Selanjutnya, perjalanan akan kita lanjutkan ke tempat yang sering di jadikan para muda-mudi untuk merayakan sebuah hari yang diistimewakan, seperti hari jadian mereka, malam tahun baru, malam valentine. Mereka akan menghabiskan waktu mereka semalam suntuk di tempat tersebut. Dengan tenda yang mereka dirikan dan api unggung yang menemani malam mereka yang dingin. Lampu disko yang abadi dan bola raksasa yang selalu menghiasi langit malam juga tak ketinggalan menerangi. Suara jangkrit berdesing di mana-mana, mereka akan menganggapnya sebuah alunan musik yang indah karena cinta telah mengubah semuanya menjadi indah. Kerlap-kerlip lampu di kejauhan sana, di tengah hiruk pikuk keramian kota tak lagi mereka hiraukan. Mereka larut dalam keindahan alam Kahaya di malam. Capek, lelah. Kini semuanya telah terbayar habis dengan posona alam yang menabjubkan. Maka di sana mereka akan mengatakan sungguh luar biasa tempat ini. Tapi bai saya bukan tempatnya yang luar biasa tapi seniman di balik keluarbiasaan tempat tersebut.

Tanjung, inilah nama yang terlontar dari sekian orang yang pernah menginjakkan kaki di pemberhentian terakhir saat menuju tanah subur bumi Kahaya.
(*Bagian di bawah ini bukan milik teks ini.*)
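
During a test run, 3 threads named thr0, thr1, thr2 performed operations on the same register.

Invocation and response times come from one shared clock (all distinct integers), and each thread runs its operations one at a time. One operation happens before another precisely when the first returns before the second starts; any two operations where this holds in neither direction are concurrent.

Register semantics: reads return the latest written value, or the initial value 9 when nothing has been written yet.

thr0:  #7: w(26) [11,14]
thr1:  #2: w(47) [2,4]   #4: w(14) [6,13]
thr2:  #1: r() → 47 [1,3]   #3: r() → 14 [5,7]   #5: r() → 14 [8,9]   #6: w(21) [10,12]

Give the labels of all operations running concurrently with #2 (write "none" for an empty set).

#2 spans [2,4]; an op avoiding the whole window 2..4 is ordered, any other is concurrent
#1 [1,3]: concurrent
#3 [5,7]: after
#4 [6,13]: after
#5 [8,9]: after
#6 [10,12]: after
#7 [11,14]: after

#1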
Tanjung sendir adalah nama sebuah bukit kicil, yang dianggap bukit paling istimewa di desa Kahaya. Tempat wisata yang tak pernah tersentuh oleh tangan dan perhatian pemerintah. Tapi, dengan keasliannya itu, menjadi daya tarik tersnediri bagi kebanyakan orang, terlebih bagi yang hobby camping. Tanjung, tempat terindah Kahaya yang di kelilingi gunung-gunung yang menjulang tinggi. Yang mampu menghipnotis bagi yang menjejakkan kikinya di sana. Jika ada niat berkunjung ke tanah Panrita Lopi Bulukumba, tak lengkap rasanya bila belum menjejakan kaki ke tanah Kahaya, tepatnya di Tanjung. Orang kindang mengatakannya sebagai desa markisah.


Yogyakarta, 05 April 2014





[1] Lianga maksudnya adalah sebuah lubang raksasa yang disakralkan di daerah tersebut
[2] Pakkammi adalah penunggu/yang menjaga danau atau sungai yang memiliki kedalaman yang tak wajar, dan pakkammi di desa Kahaya atau Kindang itu diidentikkan dengan air. Menurut kepercayaan orang-orang dulu.